I have attached the training loop and the model I am using below, together with the attributes needed to understand the training loop. If more code is needed to provide context I will gladly supply it, but figured I should not make the post too long.
from einops import reduce import torch.nn as nn from torchvision.models import resnet18, ResNet18_Weights class ResNet18Model(nn.Module): def __init__(self, pretrained=True, freeze_backbone=True): super().__init__() weights = None if pretrained: weights = ResNet18_Weights.IMAGENET1K_V1 self.backbone = nn.Sequential(*list(resnet18(weights=weights).children())[:-2]) if freeze_backbone: for parameters in self.backbone.named_parameters(): parameters.requires_grad = False self.classification_head = nn.Linear(512, 120) self.box_head = nn.Linear(512, 4) def forward(self, x): backbone_features = self.backbone(x) backbone_features = reduce(backbone_features, 'b c h w -> b c', reduction='mean') classification = self.classification_head(backbone_features) box = self.box_head(backbone_features) return classification, box
Context for training loop:
self.loss_classification = F.cross_entropy self.loss_localization = F.mse_loss self.optimizer = SGD(model.parameters(), lr=0.001) self.learning_rate_scheduler = def base_lr_scheduler(t, T, lr): return lr
Training loop that produces error:
def train(self): for epoch in range(self.epochs): self.model.train() for x_batch, class_batch, box_batch in self.train_loader: box_batch = torch.squeeze(box_batch) # Update learning rate self.optimizer.param_groups['lr'] = self.learning_rate_scheduler( self.current_batch_index, self.total_batches, lr=self.optimizer.param_groups['lr']) # Forward pass prediction_class, prediction_box = self.model(x_batch) print('Prediction class shape:', prediction_class.shape) print('Prediction box shape:', prediction_box.shape) print('Prediction class type:', prediction_class.dtype) print('Prediction box type:', prediction_box.dtype) print('Batch class shape:', class_batch.shape) print('Batch box shape:', box_batch.shape) print('Batch class type:', class_batch.dtype) print('Batch box type:', box_batch.dtype) loss_class = self.loss_classification(prediction_class, class_batch) loss_box = self.loss_localization(prediction_box, box_batch) total_loss = loss_class + loss_box print('Loss class type', loss_class.dtype) print('Loss box type', loss_box.dtype) print('Total loss type', total_loss.dtype) class_batch = class_batch.float() box_batch = box_batch.float() print('Batch class type after .float():', class_batch.dtype) print('Batch box type after .float():', box_batch.dtype) # Backprop total_loss.backward() # Update model parameters self.optimizer.step() self.optimizer.zero_grad()

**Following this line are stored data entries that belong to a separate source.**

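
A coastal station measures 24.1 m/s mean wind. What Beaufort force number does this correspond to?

Beaufort force 9

24.1 m/s lies in the Beaufort 9 band (strong gale, 20.8–24.4 m/s).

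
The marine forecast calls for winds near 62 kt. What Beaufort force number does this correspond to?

Beaufort force 11

62 kt lies in the Beaufort 11 band (violent storm, 56–63 kt).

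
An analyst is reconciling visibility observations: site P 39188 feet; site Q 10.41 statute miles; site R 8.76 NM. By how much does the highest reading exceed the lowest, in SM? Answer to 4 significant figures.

2.988 SM

site P: 39188 ft = 7.42197 SM.
site R: 8.76 nmi = 10.08083 SM.
Spread: 10.41000 − 7.42197 = 2.988 SM.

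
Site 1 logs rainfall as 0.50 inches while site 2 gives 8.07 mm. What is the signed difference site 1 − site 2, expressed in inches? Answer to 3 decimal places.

0.182 in

site 2: 8.07 mm = 0.31772 in.
Difference: 0.50000 − 0.31772 = 0.182 in.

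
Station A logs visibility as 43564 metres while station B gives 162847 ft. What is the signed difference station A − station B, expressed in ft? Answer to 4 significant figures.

-19920 ft

station A: 43564 m = 142926.51 ft.
Difference: 142926.51 − 162847.00 = -19920 ft.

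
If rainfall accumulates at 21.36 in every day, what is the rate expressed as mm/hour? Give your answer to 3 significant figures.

21.36 in/day × 25.4 mm/in × 0.0416667 day/hour = 22.6 mm/hour.

22.6 mm/hour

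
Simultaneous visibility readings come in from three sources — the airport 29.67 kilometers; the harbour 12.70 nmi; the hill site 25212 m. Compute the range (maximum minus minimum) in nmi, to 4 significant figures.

3.321 nmi

the airport: 29.67 km = 16.02052 nmi.
the hill site: 25212 m = 13.61339 nmi.
Spread: 16.02052 − 12.70000 = 3.321 nmi.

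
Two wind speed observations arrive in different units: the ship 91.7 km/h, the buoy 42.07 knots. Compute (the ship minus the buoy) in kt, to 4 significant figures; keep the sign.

7.444 kt

the ship: 91.7 km/h = 49.51404 kt.
Difference: 49.51404 − 42.07000 = 7.444 kt.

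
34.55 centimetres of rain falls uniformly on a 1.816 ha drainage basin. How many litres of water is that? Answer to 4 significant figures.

Depth: 34.55 cm × 10 = 345.5 mm.
Area: 1.816 ha = 18160 m².
1 mm over 1 m² is 1 L, so volume = 345.5 × 18160 = 6274280 L ≈ 6274000 L.

6274000 litres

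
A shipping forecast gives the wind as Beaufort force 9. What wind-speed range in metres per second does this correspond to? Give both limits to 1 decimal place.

Beaufort 9 (strong gale) spans 20.8–24.4 m/s.

20.8 to 24.4 m/s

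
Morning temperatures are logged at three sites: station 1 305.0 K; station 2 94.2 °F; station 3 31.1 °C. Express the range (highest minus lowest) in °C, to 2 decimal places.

3.46 °C

station 1: 305.0 K = 31.850 °C.
station 2: 94.2 °F = 34.556 °C.
Spread: 34.556 − 31.100 = 3.456 °C.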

The code above returns the following when training the model:
Prediction class shape: torch.Size([64, 120]) Prediction box shape: torch.Size([64, 4]) Prediction class type: torch.float32 Prediction box type: torch.float32 Batch class shape: torch.Size() Batch box shape: torch.Size([64, 4]) Batch class type: torch.int64 Batch box type: torch.int64 Loss class type torch.float32 Loss box type torch.float32 Total loss type torch.float32 Batch class type after .float(): torch.float32 Batch box type after .float(): torch.float32 Traceback (most recent call last): File "localization_test.py", line 33, in <module> dog_localizer.train() File "/home/nmunch/computer_vision_project/dog_localization_project/dog_localization_utilities/dog_localization_utilities/localization.py", line 113, in train total_loss.backward() File "/home/nmunch/environments/computer_vision/lib/python3.8/site-packages/torch/_tensor.py", line 492, in backward torch.autograd.backward( File "/home/nmunch/environments/computer_vision/lib/python3.8/site-packages/torch/autograd/__init__.py", line 251, in backward Variable._execution_engine.run_backward( # Calls into the C++ engine to run the backward pass RuntimeError: Found dtype Long but expected Float
I feel like there is something obvious I am missing so I hope any of you can help me. Thanks in advance!